What Is Hadoop, And How Does It Relate To Cloud?
Of late, Hadoop certification and training has attracted a lot of attention. Most people are really interested in knowing about its relationship with the cloud. In order to know more about it, one must understand the concept of big data.
Hadoop certification plays a prominent role and relates to cloud in an effective way. Let us now understand its part and analyse it from the roots which entails us to know the understand the role of big data.
What is Big Data?
Analytics is an approach for making decisions using which data patterns can be understood and performance quantified. To achieve that programming, statistics and research is made use of. The final objective is to help make decisions which are based more on data and less on intuition. This is because decisions which are based on evidence or data are thought of as more reliable.
The question which naturally arises here is what are the key differences which separate big data and what has conventionally been referred to as analytics.

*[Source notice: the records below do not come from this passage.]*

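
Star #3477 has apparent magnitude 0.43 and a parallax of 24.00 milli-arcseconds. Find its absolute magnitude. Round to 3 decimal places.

d = 1/p = 1/0.02400″ = 41.667 pc.
m − M = 5 log₁₀(41.667) − 5 = 8.0990 − 5 = 3.0990.
M = m − (m − M) = 0.43 − 3.0990 = -2.669.

M = -2.669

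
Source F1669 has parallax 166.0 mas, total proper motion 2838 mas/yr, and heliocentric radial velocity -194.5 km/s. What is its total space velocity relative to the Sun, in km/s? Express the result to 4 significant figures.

d = 1/p = 1/0.1660″ = 6.0241 pc.
μ = 2838 mas/yr = 2.838 ″/yr.
v_t = 4.740 μ d = 4.740 × 2.838 × 6.0241 = 81.037 km/s.
v = √(v_r² + v_t²) = √((-194.5)² + 81.037²) = √44397.2 = 210.71 km/s.

210.7 km/s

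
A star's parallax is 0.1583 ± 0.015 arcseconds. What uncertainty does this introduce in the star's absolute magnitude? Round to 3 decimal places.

M = m − 5 log₁₀ d + 5 = m + 5 log₁₀ p + 5, so ∂M/∂p = 5/(p ln 10).
σ_M = (5/ln 10) · (σ_p/p) = 2.1715 × 0.015/0.1583 = 2.1715 × 0.094757 = 0.20576.

σ_M = 0.206 mag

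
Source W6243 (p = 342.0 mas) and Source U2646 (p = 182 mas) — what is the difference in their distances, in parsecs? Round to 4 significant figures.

d_A = 1/0.3420″ = 2.924 pc; d_B = 1/0.1820″ = 5.4945 pc.
|d_B − d_A| = |5.4945 − 2.924| = 2.5705 pc.

2.571 pc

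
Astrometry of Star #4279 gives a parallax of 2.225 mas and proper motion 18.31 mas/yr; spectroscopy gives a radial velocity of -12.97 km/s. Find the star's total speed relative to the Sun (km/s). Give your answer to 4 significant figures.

d = 1/p = 1/0.002225″ = 449.44 pc.
μ = 18.31 mas/yr = 0.01831 ″/yr.
v_t = 4.740 μ d = 4.740 × 0.01831 × 449.44 = 39.007 km/s.
v = √(v_r² + v_t²) = √((-12.97)² + 39.007²) = √1689.77 = 41.107 km/s.

41.11 km/s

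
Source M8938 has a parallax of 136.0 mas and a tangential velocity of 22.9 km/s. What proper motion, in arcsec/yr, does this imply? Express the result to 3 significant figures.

0.657 arcsec/yr

d = 1/p = 1/0.1360″ = 7.3529 pc.
μ = v_t / (4.74 d) = 22.9 / (4.74 × 7.3529) = 22.9 / 34.853 = 0.65705 ″/yr.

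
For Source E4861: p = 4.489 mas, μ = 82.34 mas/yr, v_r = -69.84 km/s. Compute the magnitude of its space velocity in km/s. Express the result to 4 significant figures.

111.5 km/s

d = 1/p = 1/0.004489″ = 222.77 pc.
μ = 82.34 mas/yr = 0.08234 ″/yr.
v_t = 4.740 μ d = 4.740 × 0.08234 × 222.77 = 86.945 km/s.
v = √(v_r² + v_t²) = √((-69.84)² + 86.945²) = √12437.1 = 111.52 km/s.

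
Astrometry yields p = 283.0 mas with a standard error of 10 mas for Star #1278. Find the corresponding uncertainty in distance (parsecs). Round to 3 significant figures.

0.125 pc

d = 1/p, so σ_d = σ_p / p².
σ_d = 0.0100 / (0.2830)² = 0.0100 / 0.080089 = 0.12486 pc.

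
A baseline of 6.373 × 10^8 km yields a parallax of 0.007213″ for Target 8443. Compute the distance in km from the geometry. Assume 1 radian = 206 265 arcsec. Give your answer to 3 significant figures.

θ = 0.007213″ = 0.007213/206265 = 3.4970 × 10^-8 rad.
d = B/θ = (6.373 × 10^8) / (3.4970 × 10^-8) = 1.8224 × 10^16 km.

1.82 × 10^16 km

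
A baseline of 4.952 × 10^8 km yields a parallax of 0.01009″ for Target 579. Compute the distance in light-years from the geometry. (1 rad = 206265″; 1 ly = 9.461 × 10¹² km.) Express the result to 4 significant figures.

θ = 0.01009″ = 0.01009/206265 = 4.8918 × 10^-8 rad.
d = B/θ = (4.952 × 10^8) / (4.8918 × 10^-8) = 1.0123 × 10^16 km = (1.0123 × 10^16) / (9.461 × 10^12) ly = 1070 ly.

1070 ly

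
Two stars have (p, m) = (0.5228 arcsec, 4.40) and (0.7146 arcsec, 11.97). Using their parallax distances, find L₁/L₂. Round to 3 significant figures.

d₁ = 1/p₁ = 1/0.5228″ = 1.9128 pc; d₂ = 1/p₂ = 1/0.7146″ = 1.3994 pc.
M₁ = m₁ − 5 log₁₀ d₁ + 5 = 4.40 − 1.4083 + 5 = 7.9917.
M₂ = 11.97 − 0.7297 + 5 = 16.2403.
L₁/L₂ = 10^(0.4(M₂ − M₁)) = 10^(0.4 × 8.2486) = 10^3.29944 = 1992.7.

L₁/L₂ = 1990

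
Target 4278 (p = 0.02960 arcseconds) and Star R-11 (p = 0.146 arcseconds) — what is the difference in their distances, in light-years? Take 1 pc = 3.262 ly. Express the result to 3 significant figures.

87.9 ly

d_A = 1/0.02960″ = 33.784 pc; d_B = 1/0.1460″ = 6.8493 pc.
|d_B − d_A| = |6.8493 − 33.784| = 26.935 pc = 26.935 × 3.262 ly = 87.862 ly.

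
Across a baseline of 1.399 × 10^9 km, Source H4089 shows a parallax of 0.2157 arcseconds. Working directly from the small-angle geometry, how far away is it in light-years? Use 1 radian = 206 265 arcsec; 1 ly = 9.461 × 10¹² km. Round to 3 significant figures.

141 ly

θ = 0.2157″ = 0.2157/206265 = 1.0457 × 10^-6 rad.
d = B/θ = (1.399 × 10^9) / (1.0457 × 10^-6) = 1.3379 × 10^15 km = (1.3379 × 10^15) / (9.461 × 10^12) ly = 141.41 ly.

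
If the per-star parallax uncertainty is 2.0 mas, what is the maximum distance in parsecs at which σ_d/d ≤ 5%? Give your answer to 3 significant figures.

25.0 pc

σ_d/d = σ_p/p, so the condition is σ_p/p ≤ 0.05, i.e. p ≥ σ_p/0.05.
p_min = 2.0/0.05 = 40 mas = 0.04 arcsec.
d_max = 1/p_min = 1/0.04 = 25 pc.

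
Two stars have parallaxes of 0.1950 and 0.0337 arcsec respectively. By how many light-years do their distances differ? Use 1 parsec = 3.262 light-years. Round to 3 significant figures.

80.1 ly

d_A = 1/0.1950″ = 5.1282 pc; d_B = 1/0.03370″ = 29.674 pc.
|d_B − d_A| = |29.674 − 5.1282| = 24.546 pc = 24.546 × 3.262 ly = 80.069 ly.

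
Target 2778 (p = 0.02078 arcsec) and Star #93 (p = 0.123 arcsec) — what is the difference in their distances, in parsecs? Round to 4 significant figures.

d_A = 1/0.02078″ = 48.123 pc; d_B = 1/0.1230″ = 8.1301 pc.
|d_B − d_A| = |8.1301 − 48.123| = 39.993 pc.

39.99 pc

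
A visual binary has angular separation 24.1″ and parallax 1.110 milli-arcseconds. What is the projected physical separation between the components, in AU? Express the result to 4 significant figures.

d = 1/p = 1/0.001110″ = 900.9 pc.
At distance d (pc), an angle of θ arcsec spans θ·d AU: s = 24.1 × 900.9 = 21712 AU.

21710 AU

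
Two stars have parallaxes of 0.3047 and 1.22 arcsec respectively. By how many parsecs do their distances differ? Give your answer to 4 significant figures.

2.462 pc

d_A = 1/0.3047″ = 3.2819 pc; d_B = 1/1.220″ = 0.81967 pc.
|d_B − d_A| = |0.81967 − 3.2819| = 2.4622 pc.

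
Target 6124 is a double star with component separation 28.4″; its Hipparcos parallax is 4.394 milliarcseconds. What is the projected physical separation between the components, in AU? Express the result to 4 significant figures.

6463 AU

d = 1/p = 1/0.004394″ = 227.58 pc.
At distance d (pc), an angle of θ arcsec spans θ·d AU: s = 28.4 × 227.58 = 6463.3 AU.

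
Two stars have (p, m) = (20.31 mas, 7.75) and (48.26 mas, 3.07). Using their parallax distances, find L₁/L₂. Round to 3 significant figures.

L₁/L₂ = 0.0758

d₁ = 1/p₁ = 1/0.02031″ = 49.237 pc; d₂ = 1/p₂ = 1/0.04826″ = 20.721 pc.
M₁ = m₁ − 5 log₁₀ d₁ + 5 = 7.75 − 8.4615 + 5 = 4.2885.
M₂ = 3.07 − 6.5821 + 5 = 1.4879.
L₁/L₂ = 10^(0.4(M₂ − M₁)) = 10^(0.4 × (-2.8006)) = 10^(-1.12024) = 0.075816.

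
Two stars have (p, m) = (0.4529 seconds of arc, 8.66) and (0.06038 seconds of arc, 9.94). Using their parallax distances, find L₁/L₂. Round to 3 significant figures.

L₁/L₂ = 0.0578

d₁ = 1/p₁ = 1/0.4529″ = 2.208 pc; d₂ = 1/p₂ = 1/0.06038″ = 16.562 pc.
M₁ = m₁ − 5 log₁₀ d₁ + 5 = 8.66 − 1.7200 + 5 = 11.9400.
M₂ = 9.94 − 6.0956 + 5 = 8.8444.
L₁/L₂ = 10^(0.4(M₂ − M₁)) = 10^(0.4 × (-3.0956)) = 10^(-1.23824) = 0.057778.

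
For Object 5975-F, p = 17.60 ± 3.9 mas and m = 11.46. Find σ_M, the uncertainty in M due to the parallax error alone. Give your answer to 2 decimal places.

M = m − 5 log₁₀ d + 5 = m + 5 log₁₀ p + 5, so ∂M/∂p = 5/(p ln 10).
σ_M = (5/ln 10) · (σ_p/p) = 2.1715 × 3.9/17.60 = 2.1715 × 0.22159 = 0.48118.

σ_M = 0.48 mag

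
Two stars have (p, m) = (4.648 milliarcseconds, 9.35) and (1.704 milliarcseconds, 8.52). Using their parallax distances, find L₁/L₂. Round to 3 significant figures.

d₁ = 1/p₁ = 1/0.004648″ = 215.15 pc; d₂ = 1/p₂ = 1/0.001704″ = 586.85 pc.
M₁ = m₁ − 5 log₁₀ d₁ + 5 = 9.35 − 11.6637 + 5 = 2.6863.
M₂ = 8.52 − 13.8426 + 5 = -0.3226.
L₁/L₂ = 10^(0.4(M₂ − M₁)) = 10^(0.4 × (-3.0089)) = 10^(-1.20356) = 0.062581.

L₁/L₂ = 0.0626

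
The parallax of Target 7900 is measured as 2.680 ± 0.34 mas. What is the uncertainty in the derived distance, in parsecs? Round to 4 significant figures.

47.34 pc

d = 1/p, so σ_d = σ_p / p².
σ_d = 0.000340 / (0.002680)² = 0.000340 / 0.0000071824 = 47.338 pc.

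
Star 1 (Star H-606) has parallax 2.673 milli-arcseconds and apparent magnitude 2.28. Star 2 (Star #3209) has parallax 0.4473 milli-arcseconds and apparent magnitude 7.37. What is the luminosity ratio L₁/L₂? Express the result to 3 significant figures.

L₁/L₂ = 3.04

d₁ = 1/p₁ = 1/0.002673″ = 374.11 pc; d₂ = 1/p₂ = 1/0.0004473″ = 2235.6 pc.
M₁ = m₁ − 5 log₁₀ d₁ + 5 = 2.28 − 12.8650 + 5 = -5.5850.
M₂ = 7.37 − 16.7470 + 5 = -4.3770.
L₁/L₂ = 10^(0.4(M₂ − M₁)) = 10^(0.4 × 1.2080) = 10^0.48320 = 3.0423.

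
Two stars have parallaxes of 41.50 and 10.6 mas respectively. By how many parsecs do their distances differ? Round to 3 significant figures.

70.2 pc

d_A = 1/0.04150″ = 24.096 pc; d_B = 1/0.01060″ = 94.34 pc.
|d_B − d_A| = |94.34 − 24.096| = 70.244 pc.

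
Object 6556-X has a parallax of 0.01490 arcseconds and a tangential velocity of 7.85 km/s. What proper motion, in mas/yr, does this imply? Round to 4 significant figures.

24.68 mas/yr

d = 1/p = 1/0.01490″ = 67.114 pc.
μ = v_t / (4.74 d) = 7.85 / (4.74 × 67.114) = 7.85 / 318.12 = 0.024676 ″/yr = 24.676 mas/yr.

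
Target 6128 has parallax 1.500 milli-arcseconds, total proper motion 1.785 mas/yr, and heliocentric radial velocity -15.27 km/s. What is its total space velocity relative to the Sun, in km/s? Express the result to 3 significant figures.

16.3 km/s

d = 1/p = 1/0.001500″ = 666.67 pc.
μ = 1.785 mas/yr = 0.001785 ″/yr.
v_t = 4.740 μ d = 4.740 × 0.001785 × 666.67 = 5.6406 km/s.
v = √(v_r² + v_t²) = √((-15.27)² + 5.6406²) = √264.989 = 16.278 km/s.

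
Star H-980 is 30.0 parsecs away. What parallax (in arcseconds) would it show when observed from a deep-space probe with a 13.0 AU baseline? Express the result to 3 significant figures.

0.433 arcsec

p (arcsec) = B (AU) / d (pc).
p = 13.0 / 30.0 = 0.43333 arcsec.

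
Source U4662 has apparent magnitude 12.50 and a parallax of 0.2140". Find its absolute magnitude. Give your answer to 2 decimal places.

d = 1/p = 1/0.2140″ = 4.6729 pc.
m − M = 5 log₁₀(4.6729) − 5 = 3.3479 − 5 = -1.6521.
M = m − (m − M) = 12.50 − (-1.6521) = 14.15.

M = 14.15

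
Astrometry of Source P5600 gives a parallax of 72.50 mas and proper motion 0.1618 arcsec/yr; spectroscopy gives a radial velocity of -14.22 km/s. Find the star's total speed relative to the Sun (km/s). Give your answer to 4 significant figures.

d = 1/p = 1/0.07250″ = 13.793 pc.
v_t = 4.740 μ d = 4.740 × 0.1618 × 13.793 = 10.578 km/s.
v = √(v_r² + v_t²) = √((-14.22)² + 10.578²) = √314.102 = 17.723 km/s.

17.72 km/s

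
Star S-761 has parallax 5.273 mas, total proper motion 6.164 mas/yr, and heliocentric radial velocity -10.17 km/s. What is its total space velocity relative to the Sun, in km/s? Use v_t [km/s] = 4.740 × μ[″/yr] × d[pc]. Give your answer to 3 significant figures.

11.6 km/s

d = 1/p = 1/0.005273″ = 189.65 pc.
μ = 6.164 mas/yr = 0.006164 ″/yr.
v_t = 4.740 μ d = 4.740 × 0.006164 × 189.65 = 5.5411 km/s.
v = √(v_r² + v_t²) = √((-10.17)² + 5.5411²) = √134.133 = 11.582 km/s.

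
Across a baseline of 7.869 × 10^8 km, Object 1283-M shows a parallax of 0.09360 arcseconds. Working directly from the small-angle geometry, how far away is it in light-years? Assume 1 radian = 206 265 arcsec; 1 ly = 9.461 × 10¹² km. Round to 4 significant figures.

θ = 0.09360″ = 0.09360/206265 = 4.5379 × 10^-7 rad.
d = B/θ = (7.869 × 10^8) / (4.5379 × 10^-7) = 1.7341 × 10^15 km = (1.7341 × 10^15) / (9.461 × 10^12) ly = 183.29 ly.

183.3 ly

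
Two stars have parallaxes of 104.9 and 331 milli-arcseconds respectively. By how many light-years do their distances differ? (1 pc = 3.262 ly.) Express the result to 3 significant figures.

21.2 ly

d_A = 1/0.1049″ = 9.5329 pc; d_B = 1/0.3310″ = 3.0211 pc.
|d_B − d_A| = |3.0211 − 9.5329| = 6.5118 pc = 6.5118 × 3.262 ly = 21.241 ly.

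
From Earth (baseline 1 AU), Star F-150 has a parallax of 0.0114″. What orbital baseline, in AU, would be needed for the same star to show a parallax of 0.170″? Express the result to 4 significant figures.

Parallax scales linearly with baseline: p ∝ B, so B = p_target / p_Earth × 1 AU.
B = 0.170 / 0.0114 = 14.912 AU.

14.91 AU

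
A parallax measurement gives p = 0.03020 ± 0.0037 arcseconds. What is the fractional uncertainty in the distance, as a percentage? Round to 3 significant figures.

12.3%

For d = 1/p, |σ_d/d| = |σ_p/p|.
σ_p/p = 0.0037 / 0.03020 = 0.12252 = 12.252%.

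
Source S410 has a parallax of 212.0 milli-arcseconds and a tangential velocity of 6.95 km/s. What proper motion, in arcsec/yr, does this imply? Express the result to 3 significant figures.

d = 1/p = 1/0.2120″ = 4.717 pc.
μ = v_t / (4.74 d) = 6.95 / (4.74 × 4.717) = 6.95 / 22.359 = 0.31084 ″/yr.

0.311 arcsec/yr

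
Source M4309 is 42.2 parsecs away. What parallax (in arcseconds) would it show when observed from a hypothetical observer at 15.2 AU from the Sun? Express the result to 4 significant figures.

p (arcsec) = B (AU) / d (pc).
p = 15.2 / 42.2 = 0.36019 arcsec.

0.3602 arcsec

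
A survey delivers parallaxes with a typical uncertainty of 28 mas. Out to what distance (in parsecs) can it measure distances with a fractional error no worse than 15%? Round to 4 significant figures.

5.357 pc

σ_d/d = σ_p/p, so the condition is σ_p/p ≤ 0.15, i.e. p ≥ σ_p/0.15.
p_min = 28/0.15 = 186.67 mas = 0.18667 arcsec.
d_max = 1/p_min = 1/0.18667 = 5.357 pc.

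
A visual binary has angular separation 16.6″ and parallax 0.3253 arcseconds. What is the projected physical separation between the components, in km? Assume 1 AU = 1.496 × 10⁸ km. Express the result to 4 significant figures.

d = 1/p = 1/0.3253″ = 3.0741 pc.
At distance d (pc), an angle of θ arcsec spans θ·d AU: s = 16.6 × 3.0741 = 51.03 AU.
= 51.03 × 1.496 × 10⁸ km = 7.6341 × 10^9 km.

7.634 × 10^9 km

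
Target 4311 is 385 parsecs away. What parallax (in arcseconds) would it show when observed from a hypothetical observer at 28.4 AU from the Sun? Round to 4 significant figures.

0.07377 arcsec

p (arcsec) = B (AU) / d (pc).
p = 28.4 / 385 = 0.073766 arcsec.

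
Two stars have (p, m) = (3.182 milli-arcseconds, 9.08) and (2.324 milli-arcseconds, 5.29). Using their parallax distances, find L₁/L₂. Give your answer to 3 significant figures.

d₁ = 1/p₁ = 1/0.003182″ = 314.27 pc; d₂ = 1/p₂ = 1/0.002324″ = 430.29 pc.
M₁ = m₁ − 5 log₁₀ d₁ + 5 = 9.08 − 12.4865 + 5 = 1.5935.
M₂ = 5.29 − 13.1688 + 5 = -2.8788.
L₁/L₂ = 10^(0.4(M₂ − M₁)) = 10^(0.4 × (-4.4723)) = 10^(-1.78892) = 0.016258.

L₁/L₂ = 0.0163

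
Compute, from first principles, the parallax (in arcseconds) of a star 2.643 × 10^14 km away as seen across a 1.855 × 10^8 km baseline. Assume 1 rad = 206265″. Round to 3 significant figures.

0.145 arcsec

θ ≈ B/d = (1.855 × 10^8) / (2.643 × 10^14) = 7.0185 × 10^-7 rad.
In arcseconds: 7.0185 × 10^-7 × 206265 = 0.14477″.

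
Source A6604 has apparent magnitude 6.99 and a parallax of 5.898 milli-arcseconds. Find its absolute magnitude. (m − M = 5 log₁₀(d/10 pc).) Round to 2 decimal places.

d = 1/p = 1/0.005898″ = 169.55 pc.
m − M = 5 log₁₀(169.55) − 5 = 11.1465 − 5 = 6.1465.
M = m − (m − M) = 6.99 − 6.1465 = 0.84.

M = 0.84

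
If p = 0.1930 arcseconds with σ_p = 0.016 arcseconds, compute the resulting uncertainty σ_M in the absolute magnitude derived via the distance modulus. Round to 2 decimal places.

σ_M = 0.18 mag

M = m − 5 log₁₀ d + 5 = m + 5 log₁₀ p + 5, so ∂M/∂p = 5/(p ln 10).
σ_M = (5/ln 10) · (σ_p/p) = 2.1715 × 0.016/0.1930 = 2.1715 × 0.082902 = 0.18002.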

Differences lie in the quantum of data which is now readily accessible, the rate at which the data is collated along with the variety of data points which is now available as has been explained below –
Volume of Data – The amount of data which is created gets doubled after every 40 months. The current rate of data creation is somewhere in the range of 2.5 exabytes per day. In other words, the amount of data which was available on the internet two decades back cris-crosses the internet at any given time today. The figures were released in a 2013 publication of the Harvard Business Review.
Velocity of Data – The amount of data which is collected is less important than the rate at which data is collected for application today. A company can be competitive so long as it has the ability to process large chunks of data in real time. One of the biggest examples would be the usage of location-based data collection by MIT Media Lab to find out the number of shoppers at a Macy’s parking lot on a Black Friday. The sole purpose was estimation of sales even before the sales had concluded. It is such kind of data which gives analysts the upper hand.
Data Variety – Big data as we know it is collected from a variety of sources but the most prominent of which include GPS signals from cell phones, and messages, images, and updates posted on social networking platforms. Most of these sources of big data are rather new. Social networks such as Facebook and Twitter started in 2004 and 2006 respectively, while the iPhone was released only in 2007. Thus, the newly developed databases of today are rather ill-suited to store big data. However, the computational elements such as bandwidth, memory, processing, and storage are gradually becoming more inexpensive.
What is Hadoop?
Hadoop certification training is an open source project which aims to make software that would be scalable and reliable. In other words, it is a form of distributed computing which is needed for handling big data.
There are three types of modules in Hadoop which are as follows –
Hadoop Distributed File System – This is a distributed file system providing high-throughput access to application data. This enables the processing of data using inexpensive computers.
Hadoop MapReduce – This is an integral aspect allowing the distribution of large amounts of data and simultaneously processing them over clusters of computers.
Hadoop Yarn – A framework which allows job schedules and cluster resources to be managed more efficiently.
Relation between Hadoop, Cloud, and Big Data
According to a Forrester report which was published in 2014, Hadoop is being widely deployed in enterprises and is growing like never before. The biggest suppliers include Amazon, IBM, and Cloudera to name a few.
The cloud is poised to provide answers to the upcoming complexities in processing large complicated parallel data sets. This is because cloud has the agility and flexibility needed for processing big data which needs massive computing powers. Cloud is also the best platform for processing both structured and unstructured data.
In other words, Hadoop together with the cloud is not just the requirement of today’s times but rather it’s a necessity.